Si aucune personne n’a présenté plus d’une réclamation au cours de l’année 2021, « en revanche, six réclamations ont été présentées par des personnes ayant déjà saisi la CNCTR au cours des années antérieures et souhaitant que des vérifications soient à nouveau conduites à leur sujet ».

Le délai de réponse aux réclamations « contenant toutes les informations nécessaires à leur traitement a été inférieur à deux mois », et « aucune réclamation n’a conduit la CNCTR à envoyer de recommandation au chef du service de renseignement concerné, au ministre dont il relève ou au Premier ministre pour que la mise en œuvre d’une technique soit interrompue et les renseignements collectés détruits ».

En 2021, la CNCTR n'a pas non plus été saisie par le truchement du dispositif propre aux « lanceurs d’alerte » mis en œuvre pour « garantir qu’il soit mis fin aux éventuelles violations manifestes du cadre juridique applicable aux techniques de renseignement », mais dont les dispositions « n’ont pas reçu d’application depuis l’entrée en vigueur du cadre légal en 2015 ».

En 2021, « comme les années précédentes, le Premier ministre a suivi tous les avis défavorables émis par la CNCTR », qui n'a donc pas saisi le Conseil d'État comme le permet la loi renseignement de 2015. A contrario, et « comme en 2020, huit nouvelles requêtes ont été enregistrées devant le Conseil d’État sur le fondement de l’article L. 841-1 du code de la sécurité intérieure en 2021 ». Un article qui permet à toute personne de « vérifier qu'aucune technique de renseignement n'est irrégulièrement mise en œuvre à son égard » : 

« Celui-ci a statué sur seize requêtes au cours de l’année 2021 contre sept en 2020 et en 2019. Cette hausse est liée aux reports d’audiences décidés en 2020 en raison de la crise sanitaire. Au 31 décembre 2021, trois affaires demeuraient en instance, enregistrées en 2021. »

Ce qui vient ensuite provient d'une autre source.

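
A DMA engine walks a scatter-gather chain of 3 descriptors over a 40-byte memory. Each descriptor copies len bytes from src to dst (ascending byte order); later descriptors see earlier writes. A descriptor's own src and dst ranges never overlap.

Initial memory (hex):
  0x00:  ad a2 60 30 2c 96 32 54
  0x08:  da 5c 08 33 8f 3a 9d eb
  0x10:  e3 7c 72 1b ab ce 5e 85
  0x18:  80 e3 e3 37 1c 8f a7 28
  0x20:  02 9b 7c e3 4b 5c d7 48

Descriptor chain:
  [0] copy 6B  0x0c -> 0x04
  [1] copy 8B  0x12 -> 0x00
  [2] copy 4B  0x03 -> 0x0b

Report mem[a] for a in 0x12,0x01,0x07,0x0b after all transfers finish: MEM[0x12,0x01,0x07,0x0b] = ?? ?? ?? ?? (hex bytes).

MEM[0x12,0x01,0x07,0x0b] = 72 1b e3 ce

  after D0: wrote 6B at 0x04 = 8f3a9debe37c
  after D1: wrote 8B at 0x00 = 721babce5e8580e3
  after D2: wrote 4B at 0x0b = ce5e8580
query mem[0x12]=0x72, mem[0x01]=0x1b, mem[0x07]=0xe3, mem[0x0b]=0xce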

14 requêtes pendantes à la CEDH

La CNCTR relève enfin que « quatorze requêtes introduites devant la CEDH entre le 7 octobre 2015 et le 21 avril 2017 par des avocats et des journalistes contre la loi du 24 juillet 2015 relative au renseignement sont toujours pendantes » : 

« Pour mémoire, les requérants soutiennent, d’une part, que les techniques de renseignement n’ont pas de base légale suffisante. Ils se plaignent, d’autre part, d’une insuffisance des garanties procédurales et de l’absence de recours effectif. »

Le Gouvernement français a, à ce titre, « souhaité porter à la connaissance de la Cour les nouvelles dispositions issues de la loi du 30 juillet 2021 » (sur lesquels nous sommes revenus) et l’a, « en substance, invité à prendre en considération le renforcement des garanties opéré par cette loi, qui encadre encore davantage la mise en œuvre des techniques de recueil de renseignement, tout en relevant que cette évolution législative venait entériner, sur plusieurs aspects, la pratique antérieure » : 

« Le Gouvernement a rappelé à cet égard qu’avant que le législateur français n’instaure, en 2021, un mécanisme de saisine immédiate du Conseil d’État en cas de désaccord entre la CNCTR et le Premier ministre sur une demande de mise en œuvre de technique de renseignement, celui-ci a toujours suivi les avis défavorables rendus par la commission sur de telles demandes depuis l’entrée en vigueur de la loi du 24 juillet 2015 relative au renseignement. »

Ces observations ont été transmises en octobre 2021, et la décision de la Cour « devrait intervenir avant la fin de l’année 2022 sans qu’aucune indication précise de calendrier soit disponible à la date de publication de ce rapport ».